Configure network isolation for Azure Kubernetes Service (AKS)

Completed

As you manage clusters in Azure Kubernetes Service (AKS), you often need to isolate teams and workloads. AKS allows flexibility in how you run multitenant clusters and isolate resources. To maximize your investment in Kubernetes, it's important you understand AKS multi-tenancy and isolation features.

Design clusters for multi-tenancy

Kubernetes lets you logically isolate teams and workloads in the same cluster. The goal is to provide the least number of privileges scoped to the resources each team needs. A Kubernetes Namespace creates a logical isolation boundary. Other Kubernetes features and considerations for isolation and multi-tenancy include the following areas:

  • Best practices for cluster isolation in Azure Kubernetes Service (AKS)
    • Design clusters for multi-tenancy
      • Scheduling
      • Networking
      • Authentication and authorization
      • Containers
  • Logically isolated clusters
  • Physically isolated clusters

Scheduling

Scheduling uses basic features like resource quotas and pod disruption budgets.

More advanced scheduler features include:

  • Taints and tolerations.
  • Node selectors.
  • Node and pod affinity or anti-affinity.

Networking

Networking uses network policies to control the flow of traffic in and out of pods.

Authentication and authorization

Authentication and authorization uses:

  • Role-based access control (RBAC).
  • Microsoft Entra integration.
  • Pod identities.
  • Secrets in Azure Key Vault.

Containers

Containers include:

  • The Azure Policy add-on for AKS to enforce pod security.
  • Pod security admission.
  • Scanning images and runtime for vulnerabilities.
  • Using App Armor or Seccomp (Secure Computing) to restrict container access to the underlying node.

Logically isolated clusters

Best practice guidance: Separate teams and projects using logical isolation. Minimize the number of physical AKS clusters you deploy to isolate teams or applications.

With logical isolation, you can use a single AKS cluster for multiple workloads, teams, or environments. Kubernetes Namespaces form the logical isolation boundary for workloads and resources.

Diagram showing an example of logically isolated clusters.

Logical separation of clusters usually provides a higher pod density than physically isolated clusters, with less excess compute capacity sitting idle in the cluster. When combined with the Kubernetes cluster autoscaler, you can scale the number of nodes up or down to meet demands. This best practice approach minimizes costs by running only the required number of nodes.

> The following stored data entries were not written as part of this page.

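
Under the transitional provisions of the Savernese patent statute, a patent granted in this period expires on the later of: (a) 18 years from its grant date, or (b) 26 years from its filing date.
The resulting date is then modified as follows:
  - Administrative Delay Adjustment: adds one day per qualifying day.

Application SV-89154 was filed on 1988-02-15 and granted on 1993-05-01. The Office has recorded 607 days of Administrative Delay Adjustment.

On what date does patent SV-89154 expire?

(a) grant + 18 years → 1 May 2011.
(b) filing + 26 years → 15 February 2014.
Later of the two: 15 February 2014.
Administrative Delay Adjustment: +607 days → 15 October 2015.

2015-10-15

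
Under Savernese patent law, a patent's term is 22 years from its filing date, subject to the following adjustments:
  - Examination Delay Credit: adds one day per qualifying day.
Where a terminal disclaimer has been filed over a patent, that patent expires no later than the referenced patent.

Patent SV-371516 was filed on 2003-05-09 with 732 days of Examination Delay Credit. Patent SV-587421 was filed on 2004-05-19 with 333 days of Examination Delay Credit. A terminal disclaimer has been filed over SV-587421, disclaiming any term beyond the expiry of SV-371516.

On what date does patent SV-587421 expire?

April 17, 2027

Natural term of SV-587421:
  Base: filing + 22 years → 19 May 2026.
  Examination Delay Credit: +333 days → 17 April 2027.
Expiry of referenced patent SV-371516:
  Base: filing + 22 years → 9 May 2025.
  Examination Delay Credit: +732 days → 11 May 2027.
Terminal disclaimer: SV-587421 expires on the earlier of 17 April 2027 and 11 May 2027.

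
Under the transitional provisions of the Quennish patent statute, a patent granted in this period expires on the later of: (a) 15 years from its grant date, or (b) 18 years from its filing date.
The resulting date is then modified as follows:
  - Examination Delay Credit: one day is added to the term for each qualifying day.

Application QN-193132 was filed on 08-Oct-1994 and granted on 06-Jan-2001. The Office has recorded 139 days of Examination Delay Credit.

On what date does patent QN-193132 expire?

2016-05-24

(a) grant + 15 years → 6 January 2016.
(b) filing + 18 years → 8 October 2012.
Later of the two: 6 January 2016.
Examination Delay Credit: +139 days → 24 May 2016.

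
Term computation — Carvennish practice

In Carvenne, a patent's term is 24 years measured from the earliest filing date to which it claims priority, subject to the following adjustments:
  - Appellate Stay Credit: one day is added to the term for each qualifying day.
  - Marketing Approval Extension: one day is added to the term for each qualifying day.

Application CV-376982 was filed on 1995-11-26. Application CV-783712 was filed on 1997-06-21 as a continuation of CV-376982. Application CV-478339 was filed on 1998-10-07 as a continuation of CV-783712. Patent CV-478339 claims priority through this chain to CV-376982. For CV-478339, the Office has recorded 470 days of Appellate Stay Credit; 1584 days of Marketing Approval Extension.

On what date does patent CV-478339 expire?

Earliest priority filing: 26 November 1995.
Base term: 26 November 1995 + 24 years → 26 November 2019.
Appellate Stay Credit: +470 days → 10 March 2021.
Marketing Approval Extension: +1584 days → 11 July 2025.

2025-07-11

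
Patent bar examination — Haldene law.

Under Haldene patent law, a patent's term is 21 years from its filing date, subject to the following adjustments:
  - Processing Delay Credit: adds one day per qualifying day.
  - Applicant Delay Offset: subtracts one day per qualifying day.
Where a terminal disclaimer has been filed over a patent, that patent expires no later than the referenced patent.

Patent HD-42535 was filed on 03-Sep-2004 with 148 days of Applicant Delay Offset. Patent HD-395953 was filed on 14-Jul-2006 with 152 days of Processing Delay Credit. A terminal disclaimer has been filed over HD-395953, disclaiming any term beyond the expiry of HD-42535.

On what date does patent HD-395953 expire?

Natural term of HD-395953:
  Base: filing + 21 years → 14 July 2027.
  Processing Delay Credit: +152 days → 13 December 2027.
Expiry of referenced patent HD-42535:
  Base: filing + 21 years → 3 September 2025.
  Applicant Delay Offset: −148 days → 8 April 2025.
Terminal disclaimer: HD-395953 expires on the earlier of 13 December 2027 and 8 April 2025.

2025-04-08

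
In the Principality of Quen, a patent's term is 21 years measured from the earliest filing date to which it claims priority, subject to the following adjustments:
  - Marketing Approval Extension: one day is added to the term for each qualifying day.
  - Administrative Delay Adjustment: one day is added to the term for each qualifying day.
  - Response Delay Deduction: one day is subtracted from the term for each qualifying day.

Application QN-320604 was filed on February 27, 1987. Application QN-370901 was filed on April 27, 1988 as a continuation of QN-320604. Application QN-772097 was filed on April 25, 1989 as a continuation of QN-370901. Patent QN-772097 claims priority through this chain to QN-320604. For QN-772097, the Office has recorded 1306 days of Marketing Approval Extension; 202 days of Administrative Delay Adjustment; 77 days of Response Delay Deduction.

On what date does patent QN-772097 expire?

Earliest priority filing: 27 February 1987.
Base term: 27 February 1987 + 21 years → 27 February 2008.
Marketing Approval Extension: +1306 days → 25 September 2011.
Administrative Delay Adjustment: +202 days → 14 April 2012.
Response Delay Deduction: −77 days → 28 January 2012.

January 28, 2012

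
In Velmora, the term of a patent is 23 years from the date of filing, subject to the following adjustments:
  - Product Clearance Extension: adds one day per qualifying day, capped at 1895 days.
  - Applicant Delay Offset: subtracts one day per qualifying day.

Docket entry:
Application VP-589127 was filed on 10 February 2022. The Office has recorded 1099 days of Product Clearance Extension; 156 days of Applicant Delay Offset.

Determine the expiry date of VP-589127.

September 11, 2047

Base term: filing date + 23 years → 10 February 2045.
Product Clearance Extension: 1099 days (within the 1895-day cap) → +1099 days → 14 February 2048.
Applicant Delay Offset: −156 days → 11 September 2047.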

Kubernetes environments aren't entirely safe for hostile multitenant usage. In a multitenant environment, multiple tenants work on a shared infrastructure. If all tenants can't be trusted, you need extra planning to prevent tenants from impacting the security and service of others.

Other security features, like Kubernetes RBAC for nodes, efficiently block exploits. For true security when running hostile multitenant workloads, you should only trust a hypervisor. The security domain for Kubernetes becomes the entire cluster and not an individual node.

For these types of hostile multitenant workloads, you should use physically isolated clusters.

Physically isolated clusters

Best practice guidance: Minimize the use of physical isolation for each separate team or application deployment and use logical isolation instead.

Physically separating AKS clusters is a common approach to cluster isolation. In this isolation model, teams or workloads are assigned their own AKS cluster. While physical isolation might look like the easiest way to isolate workloads or teams, it adds management and financial overhead. With physically isolated clusters, you must maintain multiple clusters and individually provide access and assign permissions. You're also billed for each individual node.

Diagram showing an example of physically isolated clusters.

Physically isolated clusters usually have a low pod density. Since each team or workload has their own AKS cluster, the cluster is often over-provisioned with compute resources. Often, a few pods are scheduled on those nodes. Unclaimed node capacity can't be used for applications or services in development by other teams. These excess resources contribute to the extra costs in physically isolated clusters.